The `package.json` scripts make sandbox the default for all three related test commands:

```json
// package.json (lines 16, 22-25, 38-39)
"conformance":          "pnpm run conformance:sandbox",
"conformance:sandbox":  "node ... scripts/native-test-sandbox.mts -- pnpm run conformance:local",
"command-contracts":    "pnpm run command-contracts:sandbox",
"native:test":          "pnpm run native:test:sandbox",
"native:test:local":    "ZERO_NATIVE_TEST_ALLOW_LOCAL=1 bash scripts/test-native.sh",
```

The sandbox script (`scripts/native-test-sandbox.mts`) documents explicitly that it "never copies native test binaries back to the local machine."

### Why This Matters

Zero's security posture in `AGENTS.md` calls out that compiler crashes, malformed output, and unsafe runtime behavior should never reach production state. The sandbox requirement extends that philosophy to the test artifacts themselves—executables that might crash or misbehave are contained in ephemeral compute rather than persisted locally.

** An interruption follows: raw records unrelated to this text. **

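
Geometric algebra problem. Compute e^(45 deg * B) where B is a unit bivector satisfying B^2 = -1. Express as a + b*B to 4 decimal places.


For a unit bivector B with B^2 = -1, the exponential series gives
e^(theta*B) = cos(theta) + sin(theta)*B (the GA analogue of Euler's formula).
theta = 45 degrees = 0.785398 rad
cos(45 deg) = 0.7071
sin(45 deg) = 0.7071
exp(theta*B) = 0.7071 + 0.7071*B


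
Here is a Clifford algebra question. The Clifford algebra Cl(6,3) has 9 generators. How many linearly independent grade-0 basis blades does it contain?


Number of grade-k basis blades in Cl(p,q) with n = p + q is C(n, k).
n = 6 + 3 = 9
C(9, 0) = 9! / (0! * 9!)
= 362880 / (1 * 362880)
= 1


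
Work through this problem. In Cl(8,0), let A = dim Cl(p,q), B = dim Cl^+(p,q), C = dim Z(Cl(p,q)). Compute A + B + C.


n = 8 + 0 = 8
Total dim = 2^8 = 256
Even subalgebra dim = 2^7 = 128
n is even, so center dim = 1
Sum = 256 + 128 + 1 = 385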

Sources: [conformance/run.mjs:7-10](), [package.json scripts](), [scripts/native-test-sandbox.mts:1-35](), [AGENTS.md:23-30]()

---

## Summary

The agent edit loop (`read → check --json → explain → fix --plan → patch → test`) is a closed, observable cycle where every transition produces structured JSON. The conformance fixture contract (`pass/` must succeed, `fail/` must fail) is a binary invariant—fixtures do not have gradations. The `xfail` marker system handles known incomplete behavior but demands active cleanup: a marker left on a fixed test breaks CI as surely as a broken test would. Every compiler output must satisfy `assertNoC` (`generatedCBytes === 0`, `cBridgeFallback === false`, `legacy !== true`) across all output modes; this is the no-legacy-C invariant that guards Zero's native frontend progress. The pre-1 unstable surface policy accepts breaking changes that advance agent-first goals and explicitly rejects compatibility shims. Finally, the sandbox gate in `conformance/run.mjs:7-10` ensures native test binaries stay in ephemeral compute by default, protecting local machines from experimental artifacts until the developer consciously opts in with `ZERO_NATIVE_TEST_ALLOW_LOCAL=1`.